The Brandywine School District’s Board unanimously passed a resolution last month saying the current Smarter Balanced test is not the correct assessment for students.
The board sent the resolution to the Delaware Board of Education and the state’s Department of Education.
Brandywine School Board President Ralph Ackerman says the test’s length is problematic, and produces anxiety for both students and staff.
"Kids spend virtually a week of school testing each year, it literally consumes every piece of student available technology during that time, it stresses kids dramatically in anticipation of this test," said Ackerman.
Ackerman says the board believes a well-designed test can measure student achievement in an hour or two, and provide valuable information to help instruct students.
A Deparment of Education spokesperson says DOE agrees, noting the estimated/suggested Smarter Balanced assessment times for the various English language and Math tests are each between 1 and 2 hours.
The Brandywine board suggests the state design its own test or use one proven successful elsewhere.
Ackerman notes NWEA, a nationally recognized test organization, is meeting with other states to develop an assessment. He would like to see Delaware go that route.

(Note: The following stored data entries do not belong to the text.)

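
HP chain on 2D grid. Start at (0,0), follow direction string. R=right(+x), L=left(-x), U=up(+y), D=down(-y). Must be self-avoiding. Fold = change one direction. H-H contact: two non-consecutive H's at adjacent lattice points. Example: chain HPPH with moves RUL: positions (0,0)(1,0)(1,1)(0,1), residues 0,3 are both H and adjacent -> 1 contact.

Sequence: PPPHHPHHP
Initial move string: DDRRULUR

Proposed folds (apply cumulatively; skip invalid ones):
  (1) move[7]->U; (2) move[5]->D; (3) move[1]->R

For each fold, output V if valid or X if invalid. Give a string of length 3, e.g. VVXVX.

Answer: VXV

Derivation:
Initial: DDRRULUR -> [(0, 0), (0, -1), (0, -2), (1, -2), (2, -2), (2, -1), (1, -1), (1, 0), (2, 0)]
Fold 1: move[7]->U => DDRRULUU VALID
Fold 2: move[5]->D => DDRRUDUU INVALID (collision), skipped
Fold 3: move[1]->R => DRRRULUU VALID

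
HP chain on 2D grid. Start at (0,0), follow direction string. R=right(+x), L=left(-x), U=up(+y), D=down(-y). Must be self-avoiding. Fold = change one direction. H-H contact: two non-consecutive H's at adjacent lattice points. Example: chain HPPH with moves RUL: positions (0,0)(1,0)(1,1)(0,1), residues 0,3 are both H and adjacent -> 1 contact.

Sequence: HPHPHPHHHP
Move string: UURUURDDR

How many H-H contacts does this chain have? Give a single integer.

Positions: [(0, 0), (0, 1), (0, 2), (1, 2), (1, 3), (1, 4), (2, 4), (2, 3), (2, 2), (3, 2)]
H-H contact: residue 4 @(1,3) - residue 7 @(2, 3)

Answer: 1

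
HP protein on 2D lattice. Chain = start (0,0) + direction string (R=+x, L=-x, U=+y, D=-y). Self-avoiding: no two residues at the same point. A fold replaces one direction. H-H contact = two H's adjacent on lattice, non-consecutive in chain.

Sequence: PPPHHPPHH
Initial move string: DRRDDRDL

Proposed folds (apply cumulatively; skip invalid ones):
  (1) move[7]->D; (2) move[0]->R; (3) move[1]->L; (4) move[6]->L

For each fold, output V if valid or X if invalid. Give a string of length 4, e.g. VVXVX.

Answer: VVXX

Derivation:
Initial: DRRDDRDL -> [(0, 0), (0, -1), (1, -1), (2, -1), (2, -2), (2, -3), (3, -3), (3, -4), (2, -4)]
Fold 1: move[7]->D => DRRDDRDD VALID
Fold 2: move[0]->R => RRRDDRDD VALID
Fold 3: move[1]->L => RLRDDRDD INVALID (collision), skipped
Fold 4: move[6]->L => RRRDDRLD INVALID (collision), skipped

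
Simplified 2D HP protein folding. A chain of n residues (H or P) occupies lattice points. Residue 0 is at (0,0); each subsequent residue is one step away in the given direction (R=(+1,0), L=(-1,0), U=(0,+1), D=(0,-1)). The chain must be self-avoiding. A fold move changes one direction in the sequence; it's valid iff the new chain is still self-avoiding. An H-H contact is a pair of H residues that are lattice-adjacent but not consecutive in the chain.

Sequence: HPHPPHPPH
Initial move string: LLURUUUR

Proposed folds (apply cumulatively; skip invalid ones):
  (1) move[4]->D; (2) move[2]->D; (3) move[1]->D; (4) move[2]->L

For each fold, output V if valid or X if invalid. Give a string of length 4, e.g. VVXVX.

Initial: LLURUUUR -> [(0, 0), (-1, 0), (-2, 0), (-2, 1), (-1, 1), (-1, 2), (-1, 3), (-1, 4), (0, 4)]
Fold 1: move[4]->D => LLURDUUR INVALID (collision), skipped
Fold 2: move[2]->D => LLDRUUUR INVALID (collision), skipped
Fold 3: move[1]->D => LDURUUUR INVALID (collision), skipped
Fold 4: move[2]->L => LLLRUUUR INVALID (collision), skipped

Answer: XXXX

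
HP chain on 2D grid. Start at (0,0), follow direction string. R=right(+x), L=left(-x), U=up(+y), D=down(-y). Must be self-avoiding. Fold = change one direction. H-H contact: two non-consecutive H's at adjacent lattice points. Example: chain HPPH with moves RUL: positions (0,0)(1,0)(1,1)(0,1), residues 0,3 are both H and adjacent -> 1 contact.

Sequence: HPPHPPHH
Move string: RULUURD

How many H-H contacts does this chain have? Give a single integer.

Positions: [(0, 0), (1, 0), (1, 1), (0, 1), (0, 2), (0, 3), (1, 3), (1, 2)]
H-H contact: residue 0 @(0,0) - residue 3 @(0, 1)

Answer: 1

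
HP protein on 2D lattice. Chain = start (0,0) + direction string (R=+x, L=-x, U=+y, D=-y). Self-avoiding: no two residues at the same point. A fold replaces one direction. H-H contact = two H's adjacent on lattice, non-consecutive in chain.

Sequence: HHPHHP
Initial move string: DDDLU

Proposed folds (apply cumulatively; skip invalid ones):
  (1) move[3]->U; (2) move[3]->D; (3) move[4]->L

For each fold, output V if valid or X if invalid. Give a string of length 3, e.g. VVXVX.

Answer: XXV

Derivation:
Initial: DDDLU -> [(0, 0), (0, -1), (0, -2), (0, -3), (-1, -3), (-1, -2)]
Fold 1: move[3]->U => DDDUU INVALID (collision), skipped
Fold 2: move[3]->D => DDDDU INVALID (collision), skipped
Fold 3: move[4]->L => DDDLL VALID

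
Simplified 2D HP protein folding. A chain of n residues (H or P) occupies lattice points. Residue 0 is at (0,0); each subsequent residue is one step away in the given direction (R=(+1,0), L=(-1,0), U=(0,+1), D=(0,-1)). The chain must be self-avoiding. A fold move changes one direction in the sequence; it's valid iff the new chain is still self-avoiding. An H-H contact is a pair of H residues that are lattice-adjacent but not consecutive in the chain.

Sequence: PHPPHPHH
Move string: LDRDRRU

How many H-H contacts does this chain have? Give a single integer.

Positions: [(0, 0), (-1, 0), (-1, -1), (0, -1), (0, -2), (1, -2), (2, -2), (2, -1)]
No H-H contacts found.

Answer: 0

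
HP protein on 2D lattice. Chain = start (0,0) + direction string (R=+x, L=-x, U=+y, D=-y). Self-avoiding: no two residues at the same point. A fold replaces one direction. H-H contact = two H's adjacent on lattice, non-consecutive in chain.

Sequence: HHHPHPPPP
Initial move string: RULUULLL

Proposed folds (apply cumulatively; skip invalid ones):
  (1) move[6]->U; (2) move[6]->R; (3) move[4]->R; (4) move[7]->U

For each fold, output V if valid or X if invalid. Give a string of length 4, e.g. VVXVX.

Initial: RULUULLL -> [(0, 0), (1, 0), (1, 1), (0, 1), (0, 2), (0, 3), (-1, 3), (-2, 3), (-3, 3)]
Fold 1: move[6]->U => RULUULUL VALID
Fold 2: move[6]->R => RULUULRL INVALID (collision), skipped
Fold 3: move[4]->R => RULURLUL INVALID (collision), skipped
Fold 4: move[7]->U => RULUULUU VALID

Answer: VXXV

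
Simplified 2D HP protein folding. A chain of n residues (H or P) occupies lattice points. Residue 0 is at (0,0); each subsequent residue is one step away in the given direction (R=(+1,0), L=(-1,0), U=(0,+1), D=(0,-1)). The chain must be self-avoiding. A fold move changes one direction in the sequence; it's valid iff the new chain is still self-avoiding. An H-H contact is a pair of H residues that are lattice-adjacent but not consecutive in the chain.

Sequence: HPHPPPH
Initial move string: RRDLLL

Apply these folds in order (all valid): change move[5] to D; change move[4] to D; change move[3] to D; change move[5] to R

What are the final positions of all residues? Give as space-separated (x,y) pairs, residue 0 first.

Initial moves: RRDLLL
Fold: move[5]->D => RRDLLD (positions: [(0, 0), (1, 0), (2, 0), (2, -1), (1, -1), (0, -1), (0, -2)])
Fold: move[4]->D => RRDLDD (positions: [(0, 0), (1, 0), (2, 0), (2, -1), (1, -1), (1, -2), (1, -3)])
Fold: move[3]->D => RRDDDD (positions: [(0, 0), (1, 0), (2, 0), (2, -1), (2, -2), (2, -3), (2, -4)])
Fold: move[5]->R => RRDDDR (positions: [(0, 0), (1, 0), (2, 0), (2, -1), (2, -2), (2, -3), (3, -3)])

Answer: (0,0) (1,0) (2,0) (2,-1) (2,-2) (2,-3) (3,-3)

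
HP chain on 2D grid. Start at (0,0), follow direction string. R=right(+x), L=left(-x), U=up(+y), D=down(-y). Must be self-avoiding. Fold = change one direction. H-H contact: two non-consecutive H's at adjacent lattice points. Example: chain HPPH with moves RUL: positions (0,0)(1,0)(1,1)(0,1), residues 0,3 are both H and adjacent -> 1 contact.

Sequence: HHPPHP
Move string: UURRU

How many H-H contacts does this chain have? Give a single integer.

Answer: 0

Derivation:
Positions: [(0, 0), (0, 1), (0, 2), (1, 2), (2, 2), (2, 3)]
No H-H contacts found.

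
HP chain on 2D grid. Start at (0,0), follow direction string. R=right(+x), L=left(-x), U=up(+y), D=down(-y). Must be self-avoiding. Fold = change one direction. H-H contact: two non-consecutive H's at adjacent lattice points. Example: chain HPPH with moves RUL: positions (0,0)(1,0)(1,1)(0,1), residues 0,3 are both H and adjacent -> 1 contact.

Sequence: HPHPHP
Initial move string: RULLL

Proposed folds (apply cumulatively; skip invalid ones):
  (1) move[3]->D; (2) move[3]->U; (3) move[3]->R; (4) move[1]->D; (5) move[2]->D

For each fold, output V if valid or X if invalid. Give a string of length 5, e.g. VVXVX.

Initial: RULLL -> [(0, 0), (1, 0), (1, 1), (0, 1), (-1, 1), (-2, 1)]
Fold 1: move[3]->D => RULDL INVALID (collision), skipped
Fold 2: move[3]->U => RULUL VALID
Fold 3: move[3]->R => RULRL INVALID (collision), skipped
Fold 4: move[1]->D => RDLUL INVALID (collision), skipped
Fold 5: move[2]->D => RUDUL INVALID (collision), skipped

Answer: XVXXX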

Brandywine's resolution also proposes cutting back the grades tested, returning to the state’s previous practice of testing specific grades such as 3rd, 5th, 8th and 10th grades instead of every grade each year.
A Dept. of Education spokesperson says the federal Every Student Succeeds Act requires testing in every grade between 3-8 and once in high school.
Ackerman says the resolution will be discussed with other districts at Wednesday night’s Delaware School Boards Association meeting.
"I did advise other districts back in November that we were moving towards a resolution on testing and did encourage them to go back to their boards and discuss possibly doing the same," said Ackerman. "This time we can discuss it with our resolution in front of them and give them the opportunity to go back to their boards and see what they think."
Delaware moved to the Smarter Balanced assessment starting with the 2014-2015 school year.
Department of Education officials said after last school year's testing that scores have been generally trending up since the state transitioned to the Smarter Balanced.
The Smarter Balanced Consortium currently has 15 members: 13 states, the U.S. Virgin Islands and the Bureau of Indian Education.
Editor's note: This story has been updated with the Department of Education's response to the Brandywine School District resolution.